Banjir ekstrem dilereng Gunung Merapi pada Selasa 3 Maret 2026 sore . (Istimewa)
JOGJA - Hujan deras berintensitas ekstrem yang mengguyur puncak Gunung Merapi pada Selasa 3 Maret 2026 sore memicu banjir lahar hujan di sejumlah sungai berhulu Merapi. Bencana tersebut menewaskan tiga orang, melukai enam lainnya, dan menyebabkan dua korban masih dalam pencarian. Selain itu, 15 unit truk dilaporkan hanyut terseret arus.
Kepala Balai Penyelidikan dan Pengembangan Teknologi Kebencanaan Geologi (BPPTKG) Agus Budi Santoso mengatakan hujan mulai turun sekitar pukul 15.00 WIB dan berlangsung selama kurang lebih empat jam. Total curah hujan tercatat mencapai kurang lebih 144 milimeter.
"Pada tanggal 3 Maret 2026 terjadi hujan deras dengan intensitas ekstrem yang mengguyur puncak Gunung Merapi mulai pukul 15.00 WIB dengan durasi sekitar 4 jam. Total curah hujan tercatat mencapai kurang lebih 144 mm, melampaui ambang batas aman potensi lahar," ujarnya dalam keterangan tertulis, Rabu (4/3/2026).
Ia menjelaskan, sistem pemantauan curah hujan Merapi secara otomatis telah mengirimkan peringatan dini bahaya lahar dan awan panas kepada masyarakat serta para penambang sejak pukul 15.15 WIB.
"Banjir lahar mulai terjadi sekitar pukul 16.30 WIB dan menerjang sejumlah aliran sungai, yakni Sungai Gendol, Sungai Apu, Sungai Trising, Sungai Senowo, dan Sungai Pabelan," kata Agus.
Berdasarkan data Badan Penanggulangan Bencana Daerah (BPBD) Kabupaten Magelang per 4 Maret 2026, lanjut Agus, terdapat tiga korban meninggal dunia masing-masing Imam Setiawan (21), Fuad Hasan (25), dan Heru (24). Enam orang lainnya mengalami luka-luka, sementara dua korban masih dalam proses pencarian oleh tim SAR gabungan. Ia menyebut, operasi pencarian langsung dilakukan sesaat setelah kejadian.
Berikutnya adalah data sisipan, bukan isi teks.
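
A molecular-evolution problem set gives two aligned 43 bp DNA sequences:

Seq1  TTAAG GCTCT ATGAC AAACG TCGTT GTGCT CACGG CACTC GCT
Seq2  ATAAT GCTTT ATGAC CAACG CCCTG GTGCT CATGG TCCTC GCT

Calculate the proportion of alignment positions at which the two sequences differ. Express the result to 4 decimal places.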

"Pasca kejadian dilakukan operasi SAR oleh tim gabungan dan ditemukan korban satu orang dalam kondisi meninggal. Pada 4 Maret 2026 pukul 08.00 WIB dilanjutkan pencarian di bantaran Sungai Senowo dan Sungai Apu dan ditemukan dua orang dalam kondisi meninggal," jelasnya.
Menurutnya, derasnya arus lahar juga menyeret sedikitnya 15 unit truk yang berada di sekitar alur sungai. Hingga kini, proses pendataan dan evakuasi kendaraan masih dilakukan di sejumlah titik terdampak. Karena itu, ia kembali mengimbau masyarakat yang tinggal dan beraktivitas di sepanjang alur sungai berhulu Merapi untuk meningkatkan kewaspadaan, terutama saat hujan dengan intensitas sedang hingga tinggi mengguyur kawasan puncak.
"Para penambang dan masyarakat diminta tidak melakukan aktivitas di dalam alur sungai saat terjadi hujan intensitas tinggi di kawasan Merapi," tegas Agus.
Baca juga: Merapi Luncurkan Awan Panas Guguran Sejauh 1500 Meter Hari Ini, BPPTKG Himbau Jauhi Area
Selain itu, ia meminta Pemda terus menggencarkan sosialisasi potensi bahaya banjir lahar dan memantau kondisi sungai secara berkala. Masyarakat juga diimbau mengikuti informasi resmi dari Badan Geologi-BPPTKG serta mematuhi arahan petugas di lapangan.
"BPPTKG memastikan perkembangan lanjutan terkait dampak bencana dan proses pencarian korban akan terus diperbarui sesuai hasil pemantauan di lapangan," pungkas Agus.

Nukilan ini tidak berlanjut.